WestCoastYankees-The Blog: He's Not Puig, He's Zoilo!

WestCoastYankees-The Blog

WestCoastYankees-The Blog

Monday, June 24, 2013

He's Not Puig, He's Zoilo!

Rookie Zoilo Almonte Has Added Much-Needed Energy to the Yankees Sagging Lineup
While he is not as celebrated a prospect as his outfield counterpart out in Los Angeles, much like Yasiel Puig, Zoilo Almonte was brought to the big club in New York with the idea of injecting some much needed energy to a lineup that has been devastated by injuries and who needed an offensive boost.

Much like Puig, many within the Yankees organization felt that Almonte performed well enough during spring training to break camp with the big club. Instead, general manager Brian Cashman took on Vernon Wells from the Angels, and Almonte was sent packing to Triple-A Scranton. With the Yankees losing both outfielder Curtis Granderson and first baseman Mark Teixeira a second time to injury, paired with the lackluster performances of the aforementioned Wells and Ichiro Suzuki over the past few weeks, Cashman determined something drastic was in order to re-energize a Yankees' lineup that has been averaging right at 2.8 runs per game over the past two weeks. Fortunately for New York, their pitching has been just good enough to keep the team competitive, only a handful of games back of division-leading Boston.

Almonte isn't considered a can't miss prospect by any means, nor was he made an instant cult figure upon his arrival in the Bronx.

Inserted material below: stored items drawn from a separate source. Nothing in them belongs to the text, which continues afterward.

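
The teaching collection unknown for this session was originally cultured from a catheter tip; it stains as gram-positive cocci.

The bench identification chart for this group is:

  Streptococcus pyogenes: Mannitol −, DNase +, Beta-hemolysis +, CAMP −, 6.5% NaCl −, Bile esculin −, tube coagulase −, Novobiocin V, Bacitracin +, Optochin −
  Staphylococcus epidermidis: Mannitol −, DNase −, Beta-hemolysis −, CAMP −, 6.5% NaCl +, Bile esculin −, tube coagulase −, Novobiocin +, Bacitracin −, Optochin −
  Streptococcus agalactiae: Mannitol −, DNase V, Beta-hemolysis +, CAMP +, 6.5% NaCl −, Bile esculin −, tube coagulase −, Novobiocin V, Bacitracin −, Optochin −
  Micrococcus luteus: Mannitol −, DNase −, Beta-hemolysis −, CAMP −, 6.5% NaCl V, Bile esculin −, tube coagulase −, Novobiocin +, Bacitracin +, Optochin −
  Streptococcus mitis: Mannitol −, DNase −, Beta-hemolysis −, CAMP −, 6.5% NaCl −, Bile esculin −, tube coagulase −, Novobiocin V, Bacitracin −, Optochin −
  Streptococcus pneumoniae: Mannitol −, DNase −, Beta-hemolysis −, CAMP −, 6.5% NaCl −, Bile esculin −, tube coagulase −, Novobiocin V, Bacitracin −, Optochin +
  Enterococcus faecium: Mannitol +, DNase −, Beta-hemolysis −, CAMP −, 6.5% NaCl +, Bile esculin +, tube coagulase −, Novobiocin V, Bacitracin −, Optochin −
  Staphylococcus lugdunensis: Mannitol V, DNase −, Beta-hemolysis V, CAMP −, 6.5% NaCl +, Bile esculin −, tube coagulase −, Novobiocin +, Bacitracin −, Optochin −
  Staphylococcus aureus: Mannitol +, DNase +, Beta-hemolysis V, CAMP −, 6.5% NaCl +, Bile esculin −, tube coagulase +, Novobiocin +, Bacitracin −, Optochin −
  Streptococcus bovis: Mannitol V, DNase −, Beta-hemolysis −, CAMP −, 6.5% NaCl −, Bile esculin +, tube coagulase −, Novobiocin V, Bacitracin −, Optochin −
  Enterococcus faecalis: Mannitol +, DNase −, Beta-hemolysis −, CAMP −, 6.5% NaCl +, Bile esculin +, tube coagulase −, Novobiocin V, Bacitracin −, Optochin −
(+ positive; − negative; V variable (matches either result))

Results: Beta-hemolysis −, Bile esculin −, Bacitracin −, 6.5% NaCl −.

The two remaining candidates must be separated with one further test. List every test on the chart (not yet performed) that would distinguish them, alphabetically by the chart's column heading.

Optochin

6.5% NaCl −: excludes 5 organisms — 6 left.
Bacitracin −: excludes Streptococcus pyogenes, Micrococcus luteus — 4 left.
Beta-hemolysis −: excludes Streptococcus agalactiae — 3 left.
Bile esculin −: excludes Streptococcus bovis — 2 left.
Two candidates remain: Streptococcus mitis and Streptococcus pneumoniae.
  Mannitol: − vs − — same for both, does not separate.
  DNase: − vs − — same for both, does not separate.
  CAMP: − vs − — same for both, does not separate.
  tube coagulase: − vs − — same for both, does not separate.
  Novobiocin: V vs V — variable for at least one, does not separate.
  Optochin: Streptococcus mitis −, Streptococcus pneumoniae + — discriminates.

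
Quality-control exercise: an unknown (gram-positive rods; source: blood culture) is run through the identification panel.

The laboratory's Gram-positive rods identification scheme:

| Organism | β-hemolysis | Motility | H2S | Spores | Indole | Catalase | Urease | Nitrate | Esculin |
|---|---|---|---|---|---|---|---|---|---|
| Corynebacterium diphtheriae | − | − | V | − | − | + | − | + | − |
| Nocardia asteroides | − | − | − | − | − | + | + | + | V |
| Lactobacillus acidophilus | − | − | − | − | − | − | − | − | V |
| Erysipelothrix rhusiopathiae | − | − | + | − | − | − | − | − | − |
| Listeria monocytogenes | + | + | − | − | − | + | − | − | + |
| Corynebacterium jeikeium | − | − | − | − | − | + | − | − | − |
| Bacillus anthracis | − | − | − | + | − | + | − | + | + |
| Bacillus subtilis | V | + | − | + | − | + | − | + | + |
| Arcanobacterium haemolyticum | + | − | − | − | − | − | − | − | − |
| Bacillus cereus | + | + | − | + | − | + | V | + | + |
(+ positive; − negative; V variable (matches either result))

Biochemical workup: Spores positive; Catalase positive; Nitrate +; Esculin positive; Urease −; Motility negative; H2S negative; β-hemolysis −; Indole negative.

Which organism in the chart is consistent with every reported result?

Esculin +: excludes Corynebacterium diphtheriae, Erysipelothrix rhusiopathiae, Corynebacterium jeikeium, Arcanobacterium haemolyticum — 6 left.
Catalase +: excludes Lactobacillus acidophilus — 5 left.
β-hemolysis −: excludes Listeria monocytogenes, Bacillus cereus — 3 left.
Nitrate +: all 3 remaining candidates are consistent.
Urease −: excludes Nocardia asteroides — 2 left.
Indole −: all 2 remaining candidates are consistent.
Spores +: all 2 remaining candidates are consistent.
H2S −: all 2 remaining candidates are consistent.
Motility −: excludes Bacillus subtilis — 1 left.

Bacillus anthracis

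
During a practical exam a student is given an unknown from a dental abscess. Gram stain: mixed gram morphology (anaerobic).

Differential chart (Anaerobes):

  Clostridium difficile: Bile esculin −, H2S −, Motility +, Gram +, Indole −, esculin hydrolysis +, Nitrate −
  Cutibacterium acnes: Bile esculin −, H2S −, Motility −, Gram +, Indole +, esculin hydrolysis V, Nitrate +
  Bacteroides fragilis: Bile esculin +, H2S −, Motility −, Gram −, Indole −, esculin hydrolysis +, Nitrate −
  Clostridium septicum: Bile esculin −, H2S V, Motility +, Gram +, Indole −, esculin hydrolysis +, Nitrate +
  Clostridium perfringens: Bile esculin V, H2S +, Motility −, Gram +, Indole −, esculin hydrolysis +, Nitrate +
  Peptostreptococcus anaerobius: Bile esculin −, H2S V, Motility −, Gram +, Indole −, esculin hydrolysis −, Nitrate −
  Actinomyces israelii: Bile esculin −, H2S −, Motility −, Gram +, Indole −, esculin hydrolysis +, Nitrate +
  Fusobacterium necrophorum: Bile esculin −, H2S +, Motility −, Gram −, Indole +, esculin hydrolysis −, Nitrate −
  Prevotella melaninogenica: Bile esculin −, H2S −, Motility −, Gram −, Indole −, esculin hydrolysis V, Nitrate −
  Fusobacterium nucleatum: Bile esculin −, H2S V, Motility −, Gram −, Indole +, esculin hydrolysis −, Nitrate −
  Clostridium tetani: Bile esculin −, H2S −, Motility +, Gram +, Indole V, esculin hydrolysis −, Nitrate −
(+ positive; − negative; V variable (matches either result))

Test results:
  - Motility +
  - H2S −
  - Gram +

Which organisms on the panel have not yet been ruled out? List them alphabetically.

Clostridium difficile, Clostridium septicum, Clostridium tetani

Motility +: excludes 8 organisms — 3 left.
H2S −: all 3 remaining candidates are consistent.
Gram +: all 3 remaining candidates are consistent.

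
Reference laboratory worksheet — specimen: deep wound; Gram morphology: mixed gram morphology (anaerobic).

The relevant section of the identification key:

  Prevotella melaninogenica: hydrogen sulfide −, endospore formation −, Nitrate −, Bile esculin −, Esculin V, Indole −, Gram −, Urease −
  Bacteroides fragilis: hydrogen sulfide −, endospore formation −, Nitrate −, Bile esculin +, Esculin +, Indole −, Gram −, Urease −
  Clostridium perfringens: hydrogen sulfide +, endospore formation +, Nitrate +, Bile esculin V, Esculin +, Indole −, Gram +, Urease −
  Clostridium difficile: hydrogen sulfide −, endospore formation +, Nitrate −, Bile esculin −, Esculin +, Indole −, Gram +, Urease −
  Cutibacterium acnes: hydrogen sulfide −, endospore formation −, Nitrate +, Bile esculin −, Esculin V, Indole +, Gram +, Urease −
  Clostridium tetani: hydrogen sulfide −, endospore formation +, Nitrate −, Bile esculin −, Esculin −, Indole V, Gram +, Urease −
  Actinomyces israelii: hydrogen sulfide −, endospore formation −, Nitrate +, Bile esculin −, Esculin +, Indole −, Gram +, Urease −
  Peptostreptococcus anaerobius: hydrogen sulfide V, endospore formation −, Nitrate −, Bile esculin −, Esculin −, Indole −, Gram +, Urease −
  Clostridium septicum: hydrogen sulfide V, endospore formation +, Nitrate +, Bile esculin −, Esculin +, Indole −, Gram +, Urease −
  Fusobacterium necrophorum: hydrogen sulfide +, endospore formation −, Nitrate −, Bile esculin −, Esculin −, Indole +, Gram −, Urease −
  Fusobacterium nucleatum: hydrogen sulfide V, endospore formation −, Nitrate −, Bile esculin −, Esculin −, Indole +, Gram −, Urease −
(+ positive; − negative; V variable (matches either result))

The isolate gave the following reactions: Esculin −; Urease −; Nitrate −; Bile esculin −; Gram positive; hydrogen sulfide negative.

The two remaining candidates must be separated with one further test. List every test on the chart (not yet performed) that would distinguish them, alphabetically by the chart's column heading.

hydrogen sulfide −: excludes Clostridium perfringens, Fusobacterium necrophorum — 9 left.
Urease −: all 9 remaining candidates are consistent.
Bile esculin −: excludes Bacteroides fragilis — 8 left.
Nitrate −: excludes Cutibacterium acnes, Actinomyces israelii, Clostridium septicum — 5 left.
Gram +: excludes Prevotella melaninogenica, Fusobacterium nucleatum — 3 left.
Esculin −: excludes Clostridium difficile — 2 left.
Two candidates remain: Clostridium tetani and Peptostreptococcus anaerobius.
  endospore formation: Clostridium tetani +, Peptostreptococcus anaerobius − — discriminates.
  Indole: V vs − — variable for at least one, does not separate.

endospore formation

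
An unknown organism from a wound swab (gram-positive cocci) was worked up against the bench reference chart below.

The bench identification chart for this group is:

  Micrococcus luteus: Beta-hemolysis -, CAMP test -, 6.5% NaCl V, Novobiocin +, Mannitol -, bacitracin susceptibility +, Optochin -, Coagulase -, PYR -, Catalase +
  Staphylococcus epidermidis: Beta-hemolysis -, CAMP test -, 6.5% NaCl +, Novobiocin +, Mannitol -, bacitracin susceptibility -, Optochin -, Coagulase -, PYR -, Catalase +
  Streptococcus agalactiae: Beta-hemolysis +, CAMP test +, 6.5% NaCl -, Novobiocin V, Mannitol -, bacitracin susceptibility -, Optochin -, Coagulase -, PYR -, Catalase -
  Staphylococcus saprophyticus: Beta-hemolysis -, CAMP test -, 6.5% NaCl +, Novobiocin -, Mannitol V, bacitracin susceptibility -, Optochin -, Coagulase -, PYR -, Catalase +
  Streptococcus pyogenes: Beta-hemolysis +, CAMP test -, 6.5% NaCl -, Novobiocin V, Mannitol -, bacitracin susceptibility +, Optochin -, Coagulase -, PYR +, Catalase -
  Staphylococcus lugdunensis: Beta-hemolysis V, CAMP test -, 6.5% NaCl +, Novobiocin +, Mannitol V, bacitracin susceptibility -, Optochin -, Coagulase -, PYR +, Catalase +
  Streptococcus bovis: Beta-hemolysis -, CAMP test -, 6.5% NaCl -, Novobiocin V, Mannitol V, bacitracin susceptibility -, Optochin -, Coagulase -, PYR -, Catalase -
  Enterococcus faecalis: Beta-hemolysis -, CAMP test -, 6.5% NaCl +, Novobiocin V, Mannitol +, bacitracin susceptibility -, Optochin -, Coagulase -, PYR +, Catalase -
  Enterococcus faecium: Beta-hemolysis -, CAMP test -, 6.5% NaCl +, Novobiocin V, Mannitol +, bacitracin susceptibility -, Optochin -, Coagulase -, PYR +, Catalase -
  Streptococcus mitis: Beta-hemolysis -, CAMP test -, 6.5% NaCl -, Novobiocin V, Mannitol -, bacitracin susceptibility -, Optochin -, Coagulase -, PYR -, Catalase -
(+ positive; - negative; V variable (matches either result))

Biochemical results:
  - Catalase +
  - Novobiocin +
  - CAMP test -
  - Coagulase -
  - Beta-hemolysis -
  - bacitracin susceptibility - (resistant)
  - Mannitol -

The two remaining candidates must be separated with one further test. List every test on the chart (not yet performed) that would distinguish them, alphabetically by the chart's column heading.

PYR

bacitracin susceptibility -: excludes Micrococcus luteus, Streptococcus pyogenes — 8 left.
Coagulase -: all 8 remaining candidates are consistent.
Beta-hemolysis -: excludes Streptococcus agalactiae — 7 left.
Novobiocin +: excludes Staphylococcus saprophyticus — 6 left.
Mannitol -: excludes Enterococcus faecalis, Enterococcus faecium — 4 left.
CAMP test -: all 4 remaining candidates are consistent.
Catalase +: excludes Streptococcus bovis, Streptococcus mitis — 2 left.
Two candidates remain: Staphylococcus epidermidis and Staphylococcus lugdunensis.
  6.5% NaCl: + vs + — same for both, does not separate.
  Optochin: - vs - — same for both, does not separate.
  PYR: Staphylococcus epidermidis -, Staphylococcus lugdunensis + — discriminates.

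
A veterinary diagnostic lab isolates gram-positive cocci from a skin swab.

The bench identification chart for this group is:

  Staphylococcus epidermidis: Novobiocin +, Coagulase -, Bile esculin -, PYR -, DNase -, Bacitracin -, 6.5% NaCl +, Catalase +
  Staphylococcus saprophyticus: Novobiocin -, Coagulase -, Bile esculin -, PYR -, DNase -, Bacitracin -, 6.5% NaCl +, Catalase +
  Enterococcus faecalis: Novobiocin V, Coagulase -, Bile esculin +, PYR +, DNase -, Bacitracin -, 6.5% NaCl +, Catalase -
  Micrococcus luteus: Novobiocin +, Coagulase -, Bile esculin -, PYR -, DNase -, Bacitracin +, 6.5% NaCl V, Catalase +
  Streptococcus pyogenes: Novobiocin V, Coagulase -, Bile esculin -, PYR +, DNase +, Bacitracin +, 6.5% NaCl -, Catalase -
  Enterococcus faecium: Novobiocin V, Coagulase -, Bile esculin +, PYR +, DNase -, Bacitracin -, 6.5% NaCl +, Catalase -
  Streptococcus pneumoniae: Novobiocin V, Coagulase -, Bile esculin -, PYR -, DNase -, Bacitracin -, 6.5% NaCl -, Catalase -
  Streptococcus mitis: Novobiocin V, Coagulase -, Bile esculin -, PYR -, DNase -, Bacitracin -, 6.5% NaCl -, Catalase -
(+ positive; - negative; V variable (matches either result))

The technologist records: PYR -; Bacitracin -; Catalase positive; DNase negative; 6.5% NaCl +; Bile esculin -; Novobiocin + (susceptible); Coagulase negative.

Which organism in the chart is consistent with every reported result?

Staphylococcus epidermidis

Coagulase -: all 8 remaining candidates are consistent.
Bacitracin -: excludes Micrococcus luteus, Streptococcus pyogenes — 6 left.
6.5% NaCl +: excludes Streptococcus pneumoniae, Streptococcus mitis — 4 left.
Catalase +: excludes Enterococcus faecalis, Enterococcus faecium — 2 left.
Bile esculin -: all 2 remaining candidates are consistent.
DNase -: all 2 remaining candidates are consistent.
Novobiocin +: excludes Staphylococcus saprophyticus — 1 left.
PYR -: the one remaining candidate is consistent.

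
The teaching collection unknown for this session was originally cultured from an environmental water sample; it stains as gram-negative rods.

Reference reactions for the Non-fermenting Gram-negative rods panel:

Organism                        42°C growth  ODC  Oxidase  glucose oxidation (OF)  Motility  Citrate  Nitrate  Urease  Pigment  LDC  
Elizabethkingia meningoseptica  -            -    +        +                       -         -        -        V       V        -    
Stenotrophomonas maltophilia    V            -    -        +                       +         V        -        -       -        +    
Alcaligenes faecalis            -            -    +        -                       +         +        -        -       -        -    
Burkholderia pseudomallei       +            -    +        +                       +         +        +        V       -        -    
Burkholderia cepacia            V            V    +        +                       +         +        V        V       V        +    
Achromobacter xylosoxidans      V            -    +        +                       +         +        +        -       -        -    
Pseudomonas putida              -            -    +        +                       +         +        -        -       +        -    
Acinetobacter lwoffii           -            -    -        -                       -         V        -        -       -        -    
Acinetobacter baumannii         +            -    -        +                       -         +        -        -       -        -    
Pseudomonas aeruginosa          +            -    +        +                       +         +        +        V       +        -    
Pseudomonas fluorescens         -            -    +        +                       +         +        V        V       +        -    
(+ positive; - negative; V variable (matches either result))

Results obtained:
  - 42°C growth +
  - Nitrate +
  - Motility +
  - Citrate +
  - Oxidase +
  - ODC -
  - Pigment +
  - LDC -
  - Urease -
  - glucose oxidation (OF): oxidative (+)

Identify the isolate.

Urease -: all 11 remaining candidates are consistent.
Oxidase +: excludes Stenotrophomonas maltophilia, Acinetobacter lwoffii, Acinetobacter baumannii — 8 left.
Pigment +: excludes Alcaligenes faecalis, Burkholderia pseudomallei, Achromobacter xylosoxidans — 5 left.
Motility +: excludes Elizabethkingia meningoseptica — 4 left.
Citrate +: all 4 remaining candidates are consistent.
42°C growth +: excludes Pseudomonas putida, Pseudomonas fluorescens — 2 left.
LDC -: excludes Burkholderia cepacia — 1 left.
glucose oxidation (OF) +: the one remaining candidate is consistent.
Nitrate +: the one remaining candidate is consistent.
ODC -: the one remaining candidate is consistent.

Pseudomonas aeruginosa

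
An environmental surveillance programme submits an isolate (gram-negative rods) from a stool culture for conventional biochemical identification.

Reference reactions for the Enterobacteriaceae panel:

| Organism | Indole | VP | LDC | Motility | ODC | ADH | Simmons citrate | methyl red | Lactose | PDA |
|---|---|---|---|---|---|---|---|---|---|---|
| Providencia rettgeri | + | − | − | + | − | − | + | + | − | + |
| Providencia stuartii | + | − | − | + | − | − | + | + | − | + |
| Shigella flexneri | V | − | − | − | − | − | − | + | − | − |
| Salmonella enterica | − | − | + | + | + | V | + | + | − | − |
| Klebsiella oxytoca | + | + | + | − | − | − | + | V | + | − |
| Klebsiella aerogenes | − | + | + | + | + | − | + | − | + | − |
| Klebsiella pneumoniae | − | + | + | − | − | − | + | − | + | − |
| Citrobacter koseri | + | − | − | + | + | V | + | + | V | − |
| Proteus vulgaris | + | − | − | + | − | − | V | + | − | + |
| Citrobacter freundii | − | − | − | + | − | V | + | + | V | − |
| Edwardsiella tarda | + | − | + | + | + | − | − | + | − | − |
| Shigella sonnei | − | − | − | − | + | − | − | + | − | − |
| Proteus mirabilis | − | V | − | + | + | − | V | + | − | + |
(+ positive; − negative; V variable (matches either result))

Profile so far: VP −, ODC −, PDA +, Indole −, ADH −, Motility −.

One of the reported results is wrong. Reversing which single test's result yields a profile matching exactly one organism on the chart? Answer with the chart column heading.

As reported, no row in the chart matches all 6 reactions.
Reversing PDA (to −) → unique match: Shigella flexneri.
Reversing ODC → still no organism matches.
Reversing ADH → still no organism matches.
Reversing VP → still no organism matches.
Reversing Indole → still no organism matches.
Reversing Motility → still no organism matches.

PDA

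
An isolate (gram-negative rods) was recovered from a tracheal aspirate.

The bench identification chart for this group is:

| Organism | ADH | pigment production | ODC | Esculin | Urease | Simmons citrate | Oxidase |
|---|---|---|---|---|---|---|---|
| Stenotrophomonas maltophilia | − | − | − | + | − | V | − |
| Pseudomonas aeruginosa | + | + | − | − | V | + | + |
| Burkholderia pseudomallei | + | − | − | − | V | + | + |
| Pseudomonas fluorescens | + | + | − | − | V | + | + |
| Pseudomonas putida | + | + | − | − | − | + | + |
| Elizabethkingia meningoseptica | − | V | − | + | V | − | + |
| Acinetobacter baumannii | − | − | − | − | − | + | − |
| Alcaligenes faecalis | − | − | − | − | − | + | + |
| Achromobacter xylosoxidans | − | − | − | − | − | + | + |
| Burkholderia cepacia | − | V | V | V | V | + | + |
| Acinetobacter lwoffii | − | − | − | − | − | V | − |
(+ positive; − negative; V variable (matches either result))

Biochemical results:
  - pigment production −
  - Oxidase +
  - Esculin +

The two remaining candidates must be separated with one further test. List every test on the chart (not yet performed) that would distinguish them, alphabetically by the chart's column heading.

pigment production −: excludes Pseudomonas aeruginosa, Pseudomonas fluorescens, Pseudomonas putida — 8 left.
Oxidase +: excludes Stenotrophomonas maltophilia, Acinetobacter baumannii, Acinetobacter lwoffii — 5 left.
Esculin +: excludes Burkholderia pseudomallei, Alcaligenes faecalis, Achromobacter xylosoxidans — 2 left.
Two candidates remain: Burkholderia cepacia and Elizabethkingia meningoseptica.
  ADH: − vs − — same for both, does not separate.
  ODC: V vs − — variable for at least one, does not separate.
  Urease: V vs V — variable for at least one, does not separate.
  Simmons citrate: Burkholderia cepacia +, Elizabethkingia meningoseptica − — discriminates.

Simmons citrate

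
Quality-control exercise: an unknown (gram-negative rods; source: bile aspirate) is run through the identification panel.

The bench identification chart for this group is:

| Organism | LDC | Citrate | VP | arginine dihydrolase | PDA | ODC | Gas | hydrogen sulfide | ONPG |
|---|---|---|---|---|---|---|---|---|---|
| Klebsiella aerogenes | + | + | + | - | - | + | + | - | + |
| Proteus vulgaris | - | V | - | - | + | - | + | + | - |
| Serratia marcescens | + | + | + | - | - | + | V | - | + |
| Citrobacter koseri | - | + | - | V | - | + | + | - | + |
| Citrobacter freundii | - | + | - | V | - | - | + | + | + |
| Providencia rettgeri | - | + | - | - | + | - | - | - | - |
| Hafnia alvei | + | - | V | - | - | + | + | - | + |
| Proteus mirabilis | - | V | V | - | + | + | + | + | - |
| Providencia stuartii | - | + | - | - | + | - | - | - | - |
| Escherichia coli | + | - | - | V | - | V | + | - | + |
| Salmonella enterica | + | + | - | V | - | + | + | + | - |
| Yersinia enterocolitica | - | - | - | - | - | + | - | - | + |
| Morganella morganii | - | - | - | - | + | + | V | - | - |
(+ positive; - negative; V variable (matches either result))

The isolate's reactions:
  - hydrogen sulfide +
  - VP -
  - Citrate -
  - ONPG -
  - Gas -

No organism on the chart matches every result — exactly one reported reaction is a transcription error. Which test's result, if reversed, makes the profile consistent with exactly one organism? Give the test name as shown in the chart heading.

hydrogen sulfide

As reported, no row in the chart matches all 5 reactions.
Reversing hydrogen sulfide (to -) → unique match: Morganella morganii.
Reversing ONPG → still no organism matches.
Reversing Gas → 2 organisms match (not unique).
Reversing VP → still no organism matches.
Reversing Citrate → still no organism matches.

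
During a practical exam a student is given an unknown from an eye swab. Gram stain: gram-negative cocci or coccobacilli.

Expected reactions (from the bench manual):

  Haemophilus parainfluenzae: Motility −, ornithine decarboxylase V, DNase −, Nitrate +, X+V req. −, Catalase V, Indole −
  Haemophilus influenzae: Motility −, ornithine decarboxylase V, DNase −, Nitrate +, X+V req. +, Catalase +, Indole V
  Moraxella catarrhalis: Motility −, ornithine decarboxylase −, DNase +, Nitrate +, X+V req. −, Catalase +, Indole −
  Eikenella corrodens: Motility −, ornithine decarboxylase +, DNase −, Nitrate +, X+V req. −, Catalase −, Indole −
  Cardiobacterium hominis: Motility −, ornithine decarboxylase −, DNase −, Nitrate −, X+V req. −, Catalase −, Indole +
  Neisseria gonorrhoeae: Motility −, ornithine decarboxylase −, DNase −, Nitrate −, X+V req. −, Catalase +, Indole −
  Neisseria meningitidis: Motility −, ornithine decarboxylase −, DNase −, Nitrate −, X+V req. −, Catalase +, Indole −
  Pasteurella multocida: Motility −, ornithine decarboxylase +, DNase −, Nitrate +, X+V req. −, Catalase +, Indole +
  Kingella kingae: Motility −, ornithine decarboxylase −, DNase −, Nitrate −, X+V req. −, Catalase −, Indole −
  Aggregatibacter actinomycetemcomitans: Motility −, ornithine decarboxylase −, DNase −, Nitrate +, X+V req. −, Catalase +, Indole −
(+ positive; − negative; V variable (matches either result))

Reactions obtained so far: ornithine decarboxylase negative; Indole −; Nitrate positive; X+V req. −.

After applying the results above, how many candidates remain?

Indole −: excludes Cardiobacterium hominis, Pasteurella multocida — 8 left.
ornithine decarboxylase −: excludes Eikenella corrodens — 7 left.
X+V req. −: excludes Haemophilus influenzae — 6 left.
Nitrate +: excludes Neisseria gonorrhoeae, Neisseria meningitidis, Kingella kingae — 3 left.
Still consistent: Aggregatibacter actinomycetemcomitans, Haemophilus parainfluenzae, Moraxella catarrhalis.

3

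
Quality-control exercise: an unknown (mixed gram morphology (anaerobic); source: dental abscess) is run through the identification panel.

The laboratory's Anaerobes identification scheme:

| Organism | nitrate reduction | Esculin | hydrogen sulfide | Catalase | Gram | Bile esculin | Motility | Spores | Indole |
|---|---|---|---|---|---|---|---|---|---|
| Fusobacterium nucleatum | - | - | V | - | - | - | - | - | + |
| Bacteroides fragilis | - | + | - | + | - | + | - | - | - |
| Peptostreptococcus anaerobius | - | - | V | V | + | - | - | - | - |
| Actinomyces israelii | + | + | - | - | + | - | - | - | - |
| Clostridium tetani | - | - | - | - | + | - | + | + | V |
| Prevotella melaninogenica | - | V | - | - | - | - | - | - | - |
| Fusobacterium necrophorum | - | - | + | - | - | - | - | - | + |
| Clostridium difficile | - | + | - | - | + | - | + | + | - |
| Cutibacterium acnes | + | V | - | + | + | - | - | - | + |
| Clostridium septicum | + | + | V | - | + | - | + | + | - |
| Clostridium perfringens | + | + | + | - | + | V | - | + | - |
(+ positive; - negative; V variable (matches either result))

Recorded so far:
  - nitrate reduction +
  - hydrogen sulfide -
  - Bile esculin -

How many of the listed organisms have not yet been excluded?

3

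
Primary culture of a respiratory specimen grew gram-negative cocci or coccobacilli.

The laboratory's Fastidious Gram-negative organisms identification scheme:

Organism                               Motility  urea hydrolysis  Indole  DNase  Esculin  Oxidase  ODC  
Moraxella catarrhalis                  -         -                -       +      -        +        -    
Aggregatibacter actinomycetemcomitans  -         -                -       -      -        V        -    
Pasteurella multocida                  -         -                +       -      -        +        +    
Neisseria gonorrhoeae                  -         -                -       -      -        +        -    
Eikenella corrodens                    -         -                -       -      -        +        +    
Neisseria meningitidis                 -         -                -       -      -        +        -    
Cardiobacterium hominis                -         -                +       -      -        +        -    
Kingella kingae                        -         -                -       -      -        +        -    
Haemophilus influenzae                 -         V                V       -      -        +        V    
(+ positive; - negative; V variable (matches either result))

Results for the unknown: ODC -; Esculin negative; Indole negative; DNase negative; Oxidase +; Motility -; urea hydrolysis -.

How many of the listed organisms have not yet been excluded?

Esculin -: all 9 remaining candidates are consistent.
Oxidase +: all 9 remaining candidates are consistent.
Indole -: excludes Pasteurella multocida, Cardiobacterium hominis — 7 left.
ODC -: excludes Eikenella corrodens — 6 left.
Motility -: all 6 remaining candidates are consistent.
urea hydrolysis -: all 6 remaining candidates are consistent.
DNase -: excludes Moraxella catarrhalis — 5 left.
Still consistent: Aggregatibacter actinomycetemcomitans, Haemophilus influenzae, Kingella kingae, Neisseria gonorrhoeae, Neisseria meningitidis.

5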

He was brought in to fill a void in the outfield. What he displayed over the weekend during the Yankees' series against division rival Tampa, has launched "Zoilo-mania." Through his first seven games with the Yankees, Almonte is hitting an eye-popping .625. He also launched his first major league home run, swatted a pair of doubles, scored a pair of runs, and has driven in four. Not bad for a fill-in who isn't really considered a part of the Yankees' outfield future.

Being the Yankees fan that I am, I was less than thrilled that Almonte was sent packing at the end of the spring, and was even less impressed with the idea of Vernon Wells coming to the Bronx. Give Wells credit, he played extremely well during the first few weeks of the season. However, he has come crashing back down to Earth without as much as a whimper. Wells did hit a pinch-hit double that gave the Yankees the lead for good Saturday afternoon, but his role should be where it is: as a reserve outfielder at best. What is going to be interesting very soon, will be if Almonte continues to rake, and Ichiro doesn't, what do the Yankees do with Ichiro once Granderson finally returns from a broken knuckle?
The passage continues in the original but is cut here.